B16 melanoma is a murine tumor cell line used for research as a model for human skin cancers. These cells are useful models for the study of metastasis and solid tumor formation, and were one of the first effective murine tools for metastasis research. They were discovered and maintained in the Jackson Laboratories in Maine in 1954 when a tumor developed naturally behind the ear of a C57BL/6 mouse. The cells were resected, transplanted, and maintained in vivo in that lab, and still are today. Because they originate in melanin producing epithelia of mice, B16 cells are easy to track in vivo post-transplantation. And their fidelity of metastasis from skin to lung, liver, and spleen make them strong explanatory factors in the "seed and soil" theory of metastasis, as well as making them useful and predictable tools to study heretofore unexplained metastatic pathways.
In the 1962 edition of the Handbook of Genetically Standardized Jax Mice, the cells were described thus:
"Gross: soft gray tissue, frequently hemorrhagic. Microscopic: tumor cells polyhedral or spindle-shaped, arranged in perivascular mantles and diffuse masses; some cells contain fine pigmented granules, a few are obscured by large, very dark globules of pigment; stoma delicate and vascular. Pigment greatly decreased in comparison with early-transplant gen- eration."

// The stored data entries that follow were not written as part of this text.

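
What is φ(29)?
28

29 = 29
φ(n) = n × ∏(1 - 1/p) for each prime p dividing n
φ(29) = 29 × (1 - 1/29) = 28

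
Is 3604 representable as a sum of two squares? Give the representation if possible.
2² + 60² (a=2, b=60)

Factorization: 3604 = 2^2 × 17 × 53
By Fermat: n is sum of two squares iff every prime p ≡ 3 (mod 4) appears to even power.
All primes ≡ 3 (mod 4) appear to even power.
Search a = 0, 1, 2, … for 3604 - a² a perfect square: first hit at a = 2: 3604 - 4 = 3600 = 60².
3604 = 2² + 60² = 4 + 3600 ✓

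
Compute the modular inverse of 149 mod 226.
135

gcd(149, 226) = 1, so the inverse exists.
Extended Euclidean algorithm on (226, 149):
226 = 1 × 149 + 77  ⟹  77 = (1)·226 + (-1)·149
149 = 1 × 77 + 72  ⟹  72 = (-1)·226 + (2)·149
77 = 1 × 72 + 5  ⟹  5 = (2)·226 + (-3)·149
72 = 14 × 5 + 2  ⟹  2 = (-29)·226 + (44)·149
5 = 2 × 2 + 1  ⟹  1 = (60)·226 + (-91)·149
So (-91)·149 ≡ 1 (mod 226), i.e. 149^(-1) ≡ -91 ≡ 135 (mod 226).
Check: 149 × 135 = 20115 ≡ 1 (mod 226)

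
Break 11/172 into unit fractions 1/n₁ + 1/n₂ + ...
1/16 + 1/688

Greedy algorithm:
11/172: ceiling(172/11) = 16, use 1/16
1/688: ceiling(688/1) = 688, use 1/688
Result: 11/172 = 1/16 + 1/688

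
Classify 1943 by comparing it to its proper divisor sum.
deficient

Proper divisors of 1943: sum = 1 + 29 + 67 = 97
Since 97 < 1943, 1943 is deficient.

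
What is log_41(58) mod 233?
188

Baby-step giant-step with step n = ⌈√233⌉ = 16.
Baby steps 41^j mod 233 (j:value) for j=0..15: 0:1, 1:41, 2:50, 3:186, 4:170, 5:213, 6:112, 7:165, 8:8, 9:95, 10:167, 11:90, 12:195, 13:73, 14:197, 15:155.
Giant-step multiplier: 41^(-16) ≡ 41^(232-16) = 41^216 ≡ 142 (mod 233).
Giant steps γ_i = 58·142^i mod 233: γ_0=58, γ_1=81, γ_2=85, γ_3=187, γ_4=225, γ_5=29, γ_6=157, γ_7=159, γ_8=210, γ_9=229, γ_10=131, γ_11=195 (in table at j=12).
x = i·n + j = 11·16 + 12 = 188.
Check: 41^188 ≡ 58 (mod 233).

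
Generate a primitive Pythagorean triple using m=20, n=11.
(279, 440, 521)

Euclid's formula: a = m² - n², b = 2mn, c = m² + n²
m = 20, n = 11
a = 20² - 11² = 400 - 121 = 279
b = 2 × 20 × 11 = 440
c = 20² + 11² = 400 + 121 = 521
Verification: 279² + 440² = 77841 + 193600 = 271441 = 521² ✓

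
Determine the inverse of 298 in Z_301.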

B16 models were in use to an extent in the 1970s, but it was Dr. Isaiah J. Fidler, a Jerusalem-born, Oklahoma State-trained veterinarian, and University of Pennsylvania-trained biological researcher, now at M.D. Anderson Cancer Center in Houston, Texas, who established solid protocols for use the B16 model. One of his first major studies involving B16 was in 1970. Dr. Fidler stained B16s, having cultured them in vitro, with 125I-5-iodo-2′-deoxyuridine for tracking, and implanted the cells into C57BL/6J mice, the common host, sacrificed the mice at different times, and measured the cells in the blood and in different organs. He ascertained that 99% of the original cell population had perished within a day, and that a cohort of about 400 cells had colonized the lung. The study was seminal because it established the existence of a reliable metastasis pathway that was uncomplicated to perturb and view changes. It also showed that metastasis is not guaranteed simply by the presence of tumor cells. Only a certain few are able to circulate and latch on to the right organ and begin to form a tumor.

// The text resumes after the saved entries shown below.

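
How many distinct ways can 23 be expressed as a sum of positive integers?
1255

p(n) counts ways to write n as a sum of positive integers (order ignored).
Euler's pentagonal recurrence: p(k) = p(k-1) + p(k-2) - p(k-5) - p(k-7) + p(k-12) + p(k-15) - ... (offsets j(3j∓1)/2, signs ++--, p(0)=1, p(<0)=0).
DP table for k = 0..22: p(0)=1, p(1)=1, p(2)=2, p(3)=3, p(4)=5, p(5)=7, p(6)=11, p(7)=15, p(8)=22, p(9)=30, p(10)=42, p(11)=56, p(12)=77, p(13)=101, p(14)=135, p(15)=176, p(16)=231, p(17)=297, p(18)=385, p(19)=490, p(20)=627, p(21)=792, p(22)=1002.
Final step: p(23) = p(22) + p(21) - p(18) - p(16) + p(11) + p(8) - p(1)
= 1002 + 792 - 385 - 231 + 56 + 22 - 1
= 1255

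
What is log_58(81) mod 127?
62

Baby-step giant-step with step n = ⌈√127⌉ = 12.
Baby steps 58^j mod 127 (j:value) for j=0..11: 0:1, 1:58, 2:62, 3:40, 4:34, 5:67, 6:76, 7:90, 8:13, 9:119, 10:44, 11:12.
Giant-step multiplier: 58^(-12) ≡ 58^(126-12) = 58^114 ≡ 25 (mod 127).
Giant steps γ_i = 81·25^i mod 127: γ_0=81, γ_1=120, γ_2=79, γ_3=70, γ_4=99, γ_5=62 (in table at j=2).
x = i·n + j = 5·12 + 2 = 62.
Check: 58^62 ≡ 81 (mod 127).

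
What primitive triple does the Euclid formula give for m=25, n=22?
(141, 1100, 1109)

Euclid's formula: a = m² - n², b = 2mn, c = m² + n²
m = 25, n = 22
a = 25² - 22² = 625 - 484 = 141
b = 2 × 25 × 22 = 1100
c = 25² + 22² = 625 + 484 = 1109
Verification: 141² + 1100² = 19881 + 1210000 = 1229881 = 1109² ✓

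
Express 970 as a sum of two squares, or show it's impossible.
3² + 31² (a=3, b=31)

Factorization: 970 = 2 × 5 × 97
By Fermat: n is sum of two squares iff every prime p ≡ 3 (mod 4) appears to even power.
All primes ≡ 3 (mod 4) appear to even power.
Search a = 0, 1, 2, … for 970 - a² a perfect square: first hit at a = 3: 970 - 9 = 961 = 31².
970 = 3² + 31² = 9 + 961 ✓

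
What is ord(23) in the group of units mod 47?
46

47 is prime, so ord(23) divides φ(47) = 46.
Divisors of 46: 1, 2, 23, 46.
Repeated squaring: 23^1 ≡ 23, 23^2 ≡ 12, 23^4 ≡ 3, 23^8 ≡ 9, 23^16 ≡ 34, 23^32 ≡ 28 (mod 47).
Test 23^d mod 47 for each divisor d in increasing order:
23^1 ≡ 23
23^2 ≡ 12
23^23 = 23^16·23^4·23^2·23^1 ≡ 46
23^46 = 23^32·23^8·23^4·23^2 ≡ 1  ← first divisor giving 1
The order is 46.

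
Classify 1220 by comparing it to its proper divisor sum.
abundant

Proper divisors of 1220: sum = 1 + 2 + 4 + 5 + 10 + 20 + 61 + 122 + 244 + 305 + 610 = 1384
Since 1384 > 1220, 1220 is abundant.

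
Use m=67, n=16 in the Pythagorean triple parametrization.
(4233, 2144, 4745)

Euclid's formula: a = m² - n², b = 2mn, c = m² + n²
m = 67, n = 16
a = 67² - 16² = 4489 - 256 = 4233
b = 2 × 67 × 16 = 2144
c = 67² + 16² = 4489 + 256 = 4745
Verification: 4233² + 2144² = 17918289 + 4596736 = 22515025 = 4745² ✓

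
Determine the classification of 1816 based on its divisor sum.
deficient

Proper divisors of 1816: sum = 1 + 2 + 4 + 8 + 227 + 454 + 908 = 1604
Since 1604 < 1816, 1816 is deficient.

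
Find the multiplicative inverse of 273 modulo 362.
61

gcd(273, 362) = 1, so the inverse exists.
Extended Euclidean algorithm on (362, 273):
362 = 1 × 273 + 89  ⟹  89 = (1)·362 + (-1)·273
273 = 3 × 89 + 6  ⟹  6 = (-3)·362 + (4)·273
89 = 14 × 6 + 5  ⟹  5 = (43)·362 + (-57)·273
6 = 1 × 5 + 1  ⟹  1 = (-46)·362 + (61)·273
So (61)·273 ≡ 1 (mod 362), i.e. 273^(-1) ≡ 61 (mod 362).
Check: 273 × 61 = 16653 ≡ 1 (mod 362)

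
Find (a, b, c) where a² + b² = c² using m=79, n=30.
(5341, 4740, 7141)

Euclid's formula: a = m² - n², b = 2mn, c = m² + n²
m = 79, n = 30
a = 79² - 30² = 6241 - 900 = 5341
b = 2 × 79 × 30 = 4740
c = 79² + 30² = 6241 + 900 = 7141
Verification: 5341² + 4740² = 28526281 + 22467600 = 50993881 = 7141² ✓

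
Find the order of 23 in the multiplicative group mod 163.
18

163 is prime, so ord(23) divides φ(163) = 162.
Divisors of 162: 1, 2, 3, 6, 9, 18, 27, 54, 81, 162.
Repeated squaring: 23^1 ≡ 23, 23^2 ≡ 40, 23^4 ≡ 133, 23^8 ≡ 85, 23^16 ≡ 53, 23^32 ≡ 38, 23^64 ≡ 140, 23^128 ≡ 40 (mod 163).
Test 23^d mod 163 for each divisor d in increasing order:
23^1 ≡ 23
23^2 ≡ 40
23^3 = 23^2·23^1 ≡ 105
23^6 = 23^4·23^2 ≡ 104
23^9 = 23^8·23^1 ≡ 162
23^18 = 23^16·23^2 ≡ 1  ← first divisor giving 1
The order is 18.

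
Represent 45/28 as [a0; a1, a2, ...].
[1; 1, 1, 1, 1, 5]

Euclidean algorithm steps:
45 = 1 × 28 + 17
28 = 1 × 17 + 11
17 = 1 × 11 + 6
11 = 1 × 6 + 5
6 = 1 × 5 + 1
5 = 5 × 1 + 0
Continued fraction: [1; 1, 1, 1, 1, 5]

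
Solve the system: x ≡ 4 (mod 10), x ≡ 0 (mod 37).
74

Using Chinese Remainder Theorem:
M = 10 × 37 = 370
M1 = 37, M2 = 10
y1 = 37^(-1) mod 10 = 3
y2 = 10^(-1) mod 37 = 26
x = (4×37×3 + 0×10×26) mod 370 = 74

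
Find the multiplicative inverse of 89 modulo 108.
17

gcd(89, 108) = 1, so the inverse exists.
Extended Euclidean algorithm on (108, 89):
108 = 1 × 89 + 19  ⟹  19 = (1)·108 + (-1)·89
89 = 4 × 19 + 13  ⟹  13 = (-4)·108 + (5)·89
19 = 1 × 13 + 6  ⟹  6 = (5)·108 + (-6)·89
13 = 2 × 6 + 1  ⟹  1 = (-14)·108 + (17)·89
So (17)·89 ≡ 1 (mod 108), i.e. 89^(-1) ≡ 17 (mod 108).
Check: 89 × 17 = 1513 ≡ 1 (mod 108)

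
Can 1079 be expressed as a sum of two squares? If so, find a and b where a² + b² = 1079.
Not possible

Factorization: 1079 = 13 × 83
By Fermat: n is sum of two squares iff every prime p ≡ 3 (mod 4) appears to even power.
Prime(s) ≡ 3 (mod 4) with odd exponent: [(83, 1)]
Therefore 1079 cannot be expressed as a² + b².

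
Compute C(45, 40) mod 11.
0

Using Lucas' theorem:
Write n=45 and k=40 in base 11:
n in base 11: [4, 1]
k in base 11: [3, 7]
C(45,40) mod 11 = ∏ C(n_i, k_i) mod 11
Digit binomials (mod 11): C(4,3) = 4; C(1,7) = 0 (k_i > n_i)
Product: 4 × 0 = 0 ≡ 0 (mod 11)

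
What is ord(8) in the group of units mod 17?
8

17 is prime, so ord(8) divides φ(17) = 16.
Divisors of 16: 1, 2, 4, 8, 16.
Repeated squaring: 8^1 ≡ 8, 8^2 ≡ 13, 8^4 ≡ 16, 8^8 ≡ 1, 8^16 ≡ 1 (mod 17).
Test 8^d mod 17 for each divisor d in increasing order:
8^1 ≡ 8
8^2 ≡ 13
8^4 ≡ 16
8^8 ≡ 1  ← first divisor giving 1
The order is 8.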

Later, varying surface proteins were shown to play an important part in the locative destiny of the cells on which they are affixed. The presence of high numbers of particular proteins correspond to a cell’s affinity for particular organs was selected for in many of the lines perpetuated in labs in the seventies and eighties. Tumor cells from lungs, for instance, would be harvested from a deceased mouse and transplanted into another mouse’s skin, and that mouse, upon death, would have its resultant lung tumors transplanted to the next mouse, and so on. Over time, cells in that line injected into the skin would almost always become lung tumors. The same directed etiology, moreover, has been undertaken for many other organs, leading to separate sub-lines with titles such as B16-F10, B16-BL6, B164A5, B16GMCSF, and B16FLT3.

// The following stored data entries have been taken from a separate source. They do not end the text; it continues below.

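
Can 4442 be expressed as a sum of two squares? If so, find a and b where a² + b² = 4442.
31² + 59² (a=31, b=59)

Factorization: 4442 = 2 × 2221
By Fermat: n is sum of two squares iff every prime p ≡ 3 (mod 4) appears to even power.
All primes ≡ 3 (mod 4) appear to even power.
Search a = 0, 1, 2, … for 4442 - a² a perfect square: first hit at a = 31: 4442 - 961 = 3481 = 59².
4442 = 31² + 59² = 961 + 3481 ✓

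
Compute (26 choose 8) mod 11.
0

Using Lucas' theorem:
Write n=26 and k=8 in base 11:
n in base 11: [2, 4]
k in base 11: [0, 8]
C(26,8) mod 11 = ∏ C(n_i, k_i) mod 11
Digit binomials (mod 11): C(2,0) = 1; C(4,8) = 0 (k_i > n_i)
Product: 1 × 0 = 0 ≡ 0 (mod 11)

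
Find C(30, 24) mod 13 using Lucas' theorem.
0

Using Lucas' theorem:
Write n=30 and k=24 in base 13:
n in base 13: [2, 4]
k in base 13: [1, 11]
C(30,24) mod 13 = ∏ C(n_i, k_i) mod 13
Digit binomials (mod 13): C(2,1) = 2; C(4,11) = 0 (k_i > n_i)
Product: 2 × 0 = 0 ≡ 0 (mod 13)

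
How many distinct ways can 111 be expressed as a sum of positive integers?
679903203

p(n) counts ways to write n as a sum of positive integers (order ignored).
Euler's pentagonal recurrence: p(k) = p(k-1) + p(k-2) - p(k-5) - p(k-7) + p(k-12) + p(k-15) - ... (offsets j(3j∓1)/2, signs ++--, p(0)=1, p(<0)=0).
DP table for k = 0..110: p(0)=1, p(1)=1, p(2)=2, p(3)=3, p(4)=5, p(5)=7, p(6)=11, p(7)=15, p(8)=22, p(9)=30, p(10)=42, p(11)=56, p(12)=77, p(13)=101, p(14)=135, p(15)=176, p(16)=231, p(17)=297, p(18)=385, p(19)=490, p(20)=627, p(21)=792, p(22)=1002, p(23)=1255, p(24)=1575, p(25)=1958, p(26)=2436, p(27)=3010, p(28)=3718, p(29)=4565, p(30)=5604, p(31)=6842, p(32)=8349, p(33)=10143, p(34)=12310, p(35)=14883, p(36)=17977, p(37)=21637, p(38)=26015, p(39)=31185, p(40)=37338, p(41)=44583, p(42)=53174, p(43)=63261, p(44)=75175, p(45)=89134, p(46)=105558, p(47)=124754, p(48)=147273, p(49)=173525, p(50)=204226, p(51)=239943, p(52)=281589, p(53)=329931, p(54)=386155, p(55)=451276, p(56)=526823, p(57)=614154, p(58)=715220, p(59)=831820, p(60)=966467, p(61)=1121505, p(62)=1300156, p(63)=1505499, p(64)=1741630, p(65)=2012558, p(66)=2323520, p(67)=2679689, p(68)=3087735, p(69)=3554345, p(70)=4087968, p(71)=4697205, p(72)=5392783, p(73)=6185689, p(74)=7089500, p(75)=8118264, p(76)=9289091, p(77)=10619863, p(78)=12132164, p(79)=13848650, p(80)=15796476, p(81)=18004327, p(82)=20506255, p(83)=23338469, p(84)=26543660, p(85)=30167357, p(86)=34262962, p(87)=38887673, p(88)=44108109, p(89)=49995925, p(90)=56634173, p(91)=64112359, p(92)=72533807, p(93)=82010177, p(94)=92669720, p(95)=104651419, p(96)=118114304, p(97)=133230930, p(98)=150198136, p(99)=169229875, p(100)=190569292, p(101)=214481126, p(102)=241265379, p(103)=271248950, p(104)=304801365, p(105)=342325709, p(106)=384276336, p(107)=431149389, p(108)=483502844, p(109)=541946240, p(110)=607163746.
Final step: p(111) = p(110) + p(109) - p(106) - p(104) + p(99) + p(96) - p(89) - p(85) + p(76) + p(71) - p(60) - p(54) + p(41) + p(34) - p(19) - p(11)
= 607163746 + 541946240 - 384276336 - 304801365 + 169229875 + 118114304 - 49995925 - 30167357 + 9289091 + 4697205 - 966467 - 386155 + 44583 + 12310 - 490 - 56
= 679903203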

Today, B16 melanoma remains an indispensable for metastasis studies. Current research projects focus on the cells’ immunological response to vaccines, microRNA mediated metastatic properties, especially miR-21, a noted aggressor of tumor suppressors and anti-proliferative factors. Those are just a few examples, but the undergirding idea is that the B16 melanoma model is a powerful research tool, and a staple for metastasis studies, and its development as such can be considered a huge benefit to the cancer research community.